Laser weapons are an interesting subject that has been a staple of science fiction and movies for decades. Laser weapons will become a reality on the battlefield at some point -- though exactly when that point will be is a subject of debate.
When it comes to laser weapons there are two basic types: chemical and solid-state. The chemical lasers are powered by chemicals that would make them hazardous on most battlefields to the soldiers deploying the weapon systems. That makes the solid-state laser a more viable option for many weapon systems.
According to Wired, Northrop Grumman has told the Pentagon that it will have weapons grade lasers by the end of 2008. Northrop says that it will have a 100 kilowatt laser -- the strength widely considered the starting point for military grade weapons. That amount of power would be effective against rockets and mortars in flight.

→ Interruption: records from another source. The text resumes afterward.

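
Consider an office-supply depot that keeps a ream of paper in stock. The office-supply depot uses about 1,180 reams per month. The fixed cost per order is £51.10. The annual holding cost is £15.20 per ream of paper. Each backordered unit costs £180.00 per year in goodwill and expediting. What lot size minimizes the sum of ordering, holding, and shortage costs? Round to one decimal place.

Annual demand D = 1,180 × 12 = 14,160.
With planned backorders, Q* = √(2DS/H) · √((H+B)/B).
√(2DS/H) = √(2 × 14,160 × 51.1 / 15.2) = 308.557.
√((H+B)/B) = √((15.2+180)/180) = 1.0414.
Q* ≈ 321.321.

Q* ≈ 321.3 reams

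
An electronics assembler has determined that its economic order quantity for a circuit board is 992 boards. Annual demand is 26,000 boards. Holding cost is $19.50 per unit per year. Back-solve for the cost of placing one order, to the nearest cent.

S ≈ $369.02

Squaring Q* = √(2DS/H) gives Q*² = 2DS/H.
From Q* = √(2DS/H): S = Q*²H / (2D) = 992² × 19.5 / (2 × 26,000) = 369.0240.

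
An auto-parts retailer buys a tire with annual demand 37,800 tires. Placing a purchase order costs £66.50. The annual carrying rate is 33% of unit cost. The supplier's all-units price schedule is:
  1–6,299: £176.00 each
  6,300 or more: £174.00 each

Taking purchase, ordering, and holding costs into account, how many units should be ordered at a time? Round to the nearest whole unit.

Holding cost per unit per year at price C is H = 0.33·C.
Candidates are each tier's EOQ (if it falls in that tier) and each price-break quantity.
EOQ at £176.00 = 294.2 (feasible in tier 1): TC = 37,800×£176.00 + (37,800/294.2)×66.5 + (294.2/2)×0.33×£176.00 = £6,669,887.76.
EOQ at £174.00 = 295.9 < 6300, so use break Q=6300: TC = 37,800×£174.00 + (37,800/6300.0)×66.5 + (6300.0/2)×0.33×£174.00 = £6,758,472.00.
Lowest total cost is £6,669,887.76 at Q = 294.2.

Q* ≈ 294 tires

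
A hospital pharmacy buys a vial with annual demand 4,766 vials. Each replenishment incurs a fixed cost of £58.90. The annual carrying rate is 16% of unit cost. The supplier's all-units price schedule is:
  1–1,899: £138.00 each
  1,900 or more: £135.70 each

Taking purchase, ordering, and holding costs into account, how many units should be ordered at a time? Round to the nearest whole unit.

Holding cost per unit per year at price C is H = 0.16·C.
Candidates are each tier's EOQ (if it falls in that tier) and each price-break quantity.
EOQ at £138.00 = 159.5 (feasible in tier 1): TC = 4,766×£138.00 + (4,766/159.5)×58.9 + (159.5/2)×0.16×£138.00 = £661,228.86.
EOQ at £135.70 = 160.8 < 1900, so use break Q=1900: TC = 4,766×£135.70 + (4,766/1900.0)×58.9 + (1900.0/2)×0.16×£135.70 = £667,520.35.
Lowest total cost is £661,228.86 at Q = 159.5.

Q* ≈ 159 vials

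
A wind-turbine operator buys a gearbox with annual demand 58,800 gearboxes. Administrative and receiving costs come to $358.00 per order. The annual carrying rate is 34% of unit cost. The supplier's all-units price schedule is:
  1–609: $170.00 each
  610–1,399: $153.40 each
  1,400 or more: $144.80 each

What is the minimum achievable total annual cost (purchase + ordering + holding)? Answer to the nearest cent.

Holding cost per unit per year at price C is H = 0.34·C.
Candidates are each tier's EOQ (if it falls in that tier) and each price-break quantity.
Tier 1 ($170.00): EOQ = 853.5 exceeds tier's upper bound 609, so this tier is dominated.
EOQ at $153.40 = 898.4 (feasible in tier 2): TC = 58,800×$153.40 + (58,800/898.4)×358 + (898.4/2)×0.34×$153.40 = $9,066,779.46.
EOQ at $144.80 = 924.7 < 1400, so use break Q=1400: TC = 58,800×$144.80 + (58,800/1400.0)×358 + (1400.0/2)×0.34×$144.80 = $8,563,738.40.
Lowest total cost among the candidates is at Q = 1400.0.

TC* ≈ $8,563,738.40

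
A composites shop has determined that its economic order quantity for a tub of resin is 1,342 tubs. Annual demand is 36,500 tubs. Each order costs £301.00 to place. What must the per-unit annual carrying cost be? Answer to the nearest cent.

The basic EOQ model gives Q* = √(2DS/H); rearrange for the unknown.
From Q* = √(2DS/H): H = 2DS / Q*² = 2 × 36,500 × 301 / 1,342² = 12.2007.

H ≈ £12.20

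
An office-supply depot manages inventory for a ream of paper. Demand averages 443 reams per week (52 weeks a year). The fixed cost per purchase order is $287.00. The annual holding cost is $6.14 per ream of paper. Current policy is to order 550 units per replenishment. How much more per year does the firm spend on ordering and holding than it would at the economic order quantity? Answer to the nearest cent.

Annual demand D = 443 × 52 = 23,036.
EOQ = √(2DS/H) = √(2 × 23,036 × 287 / 6.14) ≈ 1467.49.
Cost at Q* = (D/Q*)S + (Q*/2)H = √(2DSH) ≈ $9,010.39.
Cost at Q = 550: (23,036/550)×287 + (550/2)×6.14 = $12,020.60 + $1,688.50 = $13,709.10.
Excess = $13,709.10 − $9,010.39 = $4,698.71.

Extra cost ≈ $4,698.71 per year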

To reach the 100-kilowatt threshold Northrop uses what it calls Laser Chains. The laser will use eight Laser Chains to achieve the full 100-kilowatt power. Northrop has tested the first two laser chains and was able to achieve a peak power of 30kW for over five minutes continuously and more than 40 minutes total. Northrop also reports that electrical-to-optical efficiency was greater than 19 percent.
A Northrop representative is quoted by Wired saying, "We are completely confident we will meet the 100 kW of power level and associated beam quality and runtime requirements of the JHPSSL Phase 3 program by the end of December, 2008."
DailyTech reported in August that Boeing had successfully ground tested the Advanced Tactical Laser aircraft's laser with a successful firing at a ground target.